THE STORY – The commandant of Auschwitz, Rudolf Höss, and his wife Hedwig, strive to build a dream life for their family in a house and garden next to the camp.
THE CAST – Sandra Hüller & Christian Friedel
THE TEAM – Jonathan Glazer (Director/Writer)
THE RUNNING TIME – 106 Minutes
There have been many Holocaust films throughout cinema’s history since the Second World War, and it’s become a sub-genre within Hollywood and other parts of the world. Every year we’re reminded of the atrocities which took place during those dark years in Europe in hopes that it will never happen again. This form of storytelling has become tired and true as we see countless films showcasing the stone-cold brutality of the Nazis towards those they wished to exterminate and nearly succeeded in doing so over 80 years ago. So when a wholly unique vision comes around that shakes you to your core, it becomes indelible.

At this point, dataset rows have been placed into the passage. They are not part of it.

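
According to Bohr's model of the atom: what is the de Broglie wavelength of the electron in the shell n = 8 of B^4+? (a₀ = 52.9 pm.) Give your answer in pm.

532 pm

The Bohr quantisation condition is nλ = 2πr_n.
r_n = n²a₀/Z = 677 pm
λ = 2πr_n/n = 2π·677/8 = 532 pm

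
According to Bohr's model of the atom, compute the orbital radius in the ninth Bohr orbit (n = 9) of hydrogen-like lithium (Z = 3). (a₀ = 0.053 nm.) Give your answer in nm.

1.4 nm

r_n = n²a₀/Z = 9² × 0.053 / 3
    = 81 × 0.053 / 3 = 1.4 nm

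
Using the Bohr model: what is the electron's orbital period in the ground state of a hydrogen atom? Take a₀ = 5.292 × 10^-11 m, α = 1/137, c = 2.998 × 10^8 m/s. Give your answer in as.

151.9 as

r = n²a₀/Z = 1²·5.292 × 10^-11/1 = 5.292 × 10^-11 m
v = Zαc/n = 1·0.007299·2.998 × 10^8/1 = 2.188 × 10^6 m/s
T = 2πr/v = 1.519 × 10^-16 s = 151.9 as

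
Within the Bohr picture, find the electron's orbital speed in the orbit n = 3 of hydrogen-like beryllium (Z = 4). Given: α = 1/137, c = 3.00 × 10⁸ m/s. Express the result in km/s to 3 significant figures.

v_n = Zαc/n = 4 × 0.00730 × 3.00 × 10⁸ / 3
    = 2920 km/s

2920 km/s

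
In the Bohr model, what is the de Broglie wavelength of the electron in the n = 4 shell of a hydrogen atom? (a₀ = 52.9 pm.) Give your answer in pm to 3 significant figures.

The Bohr quantisation condition is nλ = 2πr_n.
r_n = n²a₀/Z = 846 pm
λ = 2πr_n/n = 2π·846/4 = 1330 pm

1330 pm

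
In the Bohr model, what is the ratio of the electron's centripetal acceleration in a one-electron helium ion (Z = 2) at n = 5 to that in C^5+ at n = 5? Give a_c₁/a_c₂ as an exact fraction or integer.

a_c ∝ Z^3 · n^-4
a_c₁/a_c₂ = (2/6)^3 · (5/5)^-4 = 1/27

1/27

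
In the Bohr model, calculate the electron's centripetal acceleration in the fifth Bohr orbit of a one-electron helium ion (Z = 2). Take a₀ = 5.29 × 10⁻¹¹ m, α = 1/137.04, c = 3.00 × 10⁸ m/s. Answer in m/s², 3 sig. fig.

r = n²a₀/Z = 6.61 × 10⁻¹⁰ m, v = Zαc/n = 8.76 × 10⁵ m/s
a = v²/r = (8.76 × 10⁵)² / 6.61 × 10⁻¹⁰ = 1.16 × 10²¹ m/s²

1.16 × 10²¹ m/s²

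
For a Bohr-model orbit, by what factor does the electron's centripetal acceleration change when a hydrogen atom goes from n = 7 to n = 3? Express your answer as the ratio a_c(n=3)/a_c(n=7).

2401/81

a_c ∝ Z^3 · n^-4; with Z fixed, a_c ∝ n^-4.
a_c(n=3)/a_c(n=7) = (3/7)^-4 = 2401/81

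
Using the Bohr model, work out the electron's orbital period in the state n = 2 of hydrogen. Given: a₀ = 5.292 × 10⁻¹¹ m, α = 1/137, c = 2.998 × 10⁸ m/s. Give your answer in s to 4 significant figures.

1.216 × 10⁻¹⁵ s

r = n²a₀/Z = 2²·5.292 × 10⁻¹¹/1 = 2.117 × 10⁻¹⁰ m
v = Zαc/n = 1·0.007299·2.998 × 10⁸/2 = 1.094 × 10⁶ m/s
T = 2πr/v = 1.216 × 10⁻¹⁵ s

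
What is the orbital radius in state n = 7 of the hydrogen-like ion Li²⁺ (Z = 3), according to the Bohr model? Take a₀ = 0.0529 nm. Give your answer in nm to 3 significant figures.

r_n = n²a₀/Z = 7² × 0.0529 / 3
    = 49 × 0.0529 / 3 = 0.864 nm

0.864 nm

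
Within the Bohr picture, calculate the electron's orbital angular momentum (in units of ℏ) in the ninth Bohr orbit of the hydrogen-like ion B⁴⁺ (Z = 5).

9

L_n = nℏ, so L/ℏ = n = 9.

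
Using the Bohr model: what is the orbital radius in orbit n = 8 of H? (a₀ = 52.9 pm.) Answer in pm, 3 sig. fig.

r_n = n²a₀/Z = 8² × 52.9 / 1
    = 64 × 52.9 / 1 = 3390 pm

3390 pm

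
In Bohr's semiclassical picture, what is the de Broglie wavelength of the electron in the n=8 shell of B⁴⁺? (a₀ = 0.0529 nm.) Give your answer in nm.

The Bohr quantisation condition is nλ = 2πr_n.
r_n = n²a₀/Z = 0.677 nm
λ = 2πr_n/n = 2π·0.677/8 = 0.532 nm

0.532 nm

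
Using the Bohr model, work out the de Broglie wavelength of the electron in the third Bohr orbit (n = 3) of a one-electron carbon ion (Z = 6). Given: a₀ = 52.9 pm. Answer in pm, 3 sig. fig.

166 pm

The Bohr quantisation condition is nλ = 2πr_n.
r_n = n²a₀/Z = 79.3 pm
λ = 2πr_n/n = 2π·79.3/3 = 166 pm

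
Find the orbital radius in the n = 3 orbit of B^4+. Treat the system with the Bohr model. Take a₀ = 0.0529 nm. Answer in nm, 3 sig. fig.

r_n = n²a₀/Z = 3² × 0.0529 / 5
    = 9 × 0.0529 / 5 = 0.0952 nm

0.0952 nm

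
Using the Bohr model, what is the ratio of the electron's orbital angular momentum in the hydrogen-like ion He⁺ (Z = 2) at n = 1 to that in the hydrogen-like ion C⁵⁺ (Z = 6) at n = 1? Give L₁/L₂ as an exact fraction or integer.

L = nℏ is independent of Z.
L₁/L₂ = n₁/n₂ = 1/1 = 1

1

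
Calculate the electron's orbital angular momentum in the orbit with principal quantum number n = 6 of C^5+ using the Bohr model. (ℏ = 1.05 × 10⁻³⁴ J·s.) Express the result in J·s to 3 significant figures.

6.30 × 10⁻³⁴ J·s

L_n = nℏ = 6 × 1.05 × 10⁻³⁴ = 6.30 × 10⁻³⁴ J·s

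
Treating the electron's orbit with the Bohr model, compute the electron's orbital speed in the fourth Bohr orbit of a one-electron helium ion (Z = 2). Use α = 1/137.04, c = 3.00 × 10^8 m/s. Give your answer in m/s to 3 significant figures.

1.09 × 10^6 m/s

v_n = Zαc/n = 2 × 0.00730 × 3.00 × 10^8 / 4
    = 1.09 × 10^6 m/s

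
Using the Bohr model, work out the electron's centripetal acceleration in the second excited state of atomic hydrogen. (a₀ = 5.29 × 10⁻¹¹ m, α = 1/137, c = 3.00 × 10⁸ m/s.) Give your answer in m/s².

r = n²a₀/Z = 4.76 × 10⁻¹⁰ m, v = Zαc/n = 7.30 × 10⁵ m/s
a = v²/r = (7.30 × 10⁵)² / 4.76 × 10⁻¹⁰ = 1.12 × 10²¹ m/s²

1.12 × 10²¹ m/s²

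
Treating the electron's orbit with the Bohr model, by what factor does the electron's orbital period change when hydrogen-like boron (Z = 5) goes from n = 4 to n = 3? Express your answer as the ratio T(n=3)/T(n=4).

27/64

T ∝ Z^-2 · n^3; with Z fixed, T ∝ n^3.
T(n=3)/T(n=4) = (3/4)^3 = 27/64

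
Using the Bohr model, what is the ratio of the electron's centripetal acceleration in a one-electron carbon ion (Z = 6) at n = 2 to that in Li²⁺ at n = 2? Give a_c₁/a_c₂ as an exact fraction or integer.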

That’s what English director Jonathan Glazer (“Under The Skin”) has accomplished with his adaptation of Martin Amis’s novel “The Zone Of Interest.” When history thinks of the great Holocaust films such as “Schindler’s List,” “Shoah” or “Night And Fog,” they will have a new film to mention, for what Glazer has created may be one of the most striking juxtapositions in the history of the medium.
As the film begins, and all that’s seen is a dark screen, Mica Levi’s haunting score creeps its way through the speakers and invades your eardrums with its sonically uncomfortable mood. After a restless extended period of time, the first image we see is not of a concentration camp or innocent Jews being slaughtered (in fact, “The Zone Of Interest” doesn’t contain a single bit of on-screen violence) but of Auschwitz commandant Rudolf Höss (Christian Friedel), his wife Hedwig (Sandra Hüller) and their children enjoying a lovely sunny afternoon by a lake. We’re then introduced to their idyllic German home as we spend most of the film watching them go through the mundanity of everyday life. Pool parties, kids going to school, gardening in the backyard, sleeping well– the pleasantries many take for granted are painstakingly put up on the screen for us to absorb in full as Glazer contrasts these images with the horrific sights and sounds of the Holocaust. Gun shots, people yelling, explosions in the distance, cries for mercy– other than Levi’s beforementioned score, this is the soundscape of “The Zone Of Interest.”
We see the smoke of the countless burnt bodies rise above the Höss’ stone wall and barbed-wired fence they keep around their property, but other than this; we never see anything beyond the borders their inhumanity has created. The ice-cold unresponsiveness to what is happening beyond those walls as the Höss get on with what would otherwise appear to be their perfectly normal, loving, and peaceful lives is sickening to witness and beyond our comprehension. Such is why “The Zone Of Interest” is exactly that, a zone of interest for our minds to disturbingly examine the nature of evil and how we could ever allow such acts to be considered tolerable under any conditions. It’s a thought-provoking masterstroke from Glazer that critically forewarns how easy it could be for us to slip into such complacency someday, especially with far-right views of bigotry and hatred on the rise worldwide again.
This is not a conventional film, nor is it meant to be accessible in any way, shape, or form for a modern audience. It’s intended to provoke anger and distress. By not showcasing any form of on-screen violence, Glazer cleverly gives the audience the power of their imaginations to invoke far more barbaric images than he or anyone could have conjured for this film. The effect is beyond stunning, especially by the time the film reaches its breathtaking ending, where the vastness of the genocide is shown in its aftermath many years later (after Rudolf Höss is told earlier in the film by his superiors to start prepping the Auschwitz concentration camp to murder over 700,000 Jews).
The unassuming performances from Sandra Hüller and Christian Friedel never break the illusion of what we see as Glazer crafts a realism with the dullness of the Höss’ daily lives through his impassive screenplay, the restrained production design and precise cinematography from Łukasz Żal. The meticulous editing keeps the film moving in a startling way that doesn’t promote a feeling of excitement but instead grants an ability to mentally process what is being shown rather than being told. Such command in service to an explicit vision is rarely found nowadays in today’s cinematic landscape. When it arrives with such force as this, the effect can be overwhelming.
The profoundly upsetting and cerebral message of “The Zone Of Interest” is one that is thoroughly communicated and will forever stick with you long after the final credits have rolled. Even though some may consider it emotionally detached compared to other Holocaust dramas they’ve seen before with more traditional cinematic narratives, there really wasn’t any other way to depict such cruel and monstrous behavior than with chilling indifference by the Höss family. Never one to repeat himself, Glazer has created a one-of-a-kind cinematic masterwork that you’ve likely never seen before. It’s frighteningly essential viewing that will satisfy arthouse cinema fans and hopefully convince those ignorant of the real possibility of such a dark and deadly time returning that it’s not as incomprehensible or far away from happening again as you think.